Aerobic/Cardio Exercise Basics

Aerobic/Cardio Exercise Basics
Posted in: Exercise & Fitness

Aerobic/Cardio Exercise Basics

How to Determine Your Heart Rate

Aerobic activities can strengthen your heart. For an activity to be considered ‘aerobic’, it must be performed at an intensity that makes your heart work harder than it normally does. The intensity of an activity can be estimated using your heart rate. Calculate your heart rate in the space provided.

  1. Subtract your age in years from 220 to estimate your maximum heart rate.
    Example: 220 - My Age = Max HR ( ____ - ____ = ______).
  2. Multiply your maximum heart rate by 60% to find the lower limit of your aerobic intensity and by 90% to find the upper limit.

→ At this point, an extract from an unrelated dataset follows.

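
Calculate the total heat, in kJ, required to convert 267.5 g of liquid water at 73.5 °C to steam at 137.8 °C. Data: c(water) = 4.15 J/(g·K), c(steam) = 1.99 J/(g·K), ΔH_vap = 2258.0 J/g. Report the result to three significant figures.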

Maximum heart rate____ X .60 = ________ beats/minute
Maximum heart rate____ X .90 = ________ beats/minute

For the best heart-strengthening effects, your heart rate during an aerobic activity should be between these two numbers. Exercising continuously for 20 minutes, 3 days per week is the best way to improve your heart fitness. Exercising longer (30 - 60 minutes) is more helpful for weight reduction.

When Injuries Occur

  1. If an injury causes radiating or severe pain and makes moving the affected body part difficult, and/or if swelling or numbness occur, see your physician as soon as you can.
  2. For pain that develops gradually, REST. Stop exercising for a few days to let your muscles recover. Remember the following tips for treating minor pain and injuries:
    ICE. Cold reduces swelling and relieves pain. Keep ice on an injured area for 10 - 20 minutes. (Ice left on longer than 20 minutes can damage the skin and nerves.) Reapply every few hours for 48 hours.
    COMPRESSION. A towel/elastic bandage wrapped around the injured area helps reduce swelling and bruising.
    ELEVATION. If you injure a limb, prop up the leg or arm to reduce swelling. Do not use heat! Heat increases blood flow and makes swelling worse. When swelling decreases (usually within 48 hours), use heat (20 - 30 minutes, a few times a day, to relieve pain, relax the muscles, and reduce stiffness).
  3. Once you’re pain free, resume exercising lightly, include flexibility exercises in your program and gradually increase your activity level over the course of 2 - 3 weeks. To prevent reinjury, determine what originally caused your injury and correct the problem, if possible.

Try This Activity

Increase your walking program to a 15 minute walk, 4 times per week. If you’re already at this level, try a 20 minute walk, 4 times weekly. Remember to warm up and cool down. On the days you don’t plan to walk, do at least two stretching exercises and continue to do the activities you started during Lesson # 1.

To assure that you are benefiting from the walking program, take your heart rate before, during and after your walking routine. Here’s how to calculate your heart rate. Count your pulse for 10 seconds. (To locate your pulse, gently press your index and middle fingers on your neck just under your jaw. Slowly slide your fingers toward the middle of your neck until you feel a pulse.) Multiply that number by six to determine your beats per minute. This number is your heart rate.

Try to achieve a heart rate between the two numbers you calculated above. If your heart rate is below the lowest number, try walking a bit faster to increase the intensity of your walk (and your heart rate). If your heart rate is above the highest number, CAUTION... decrease the intensity of your walk to lower your heart rate.

Consult your physician before beginning any exercise program.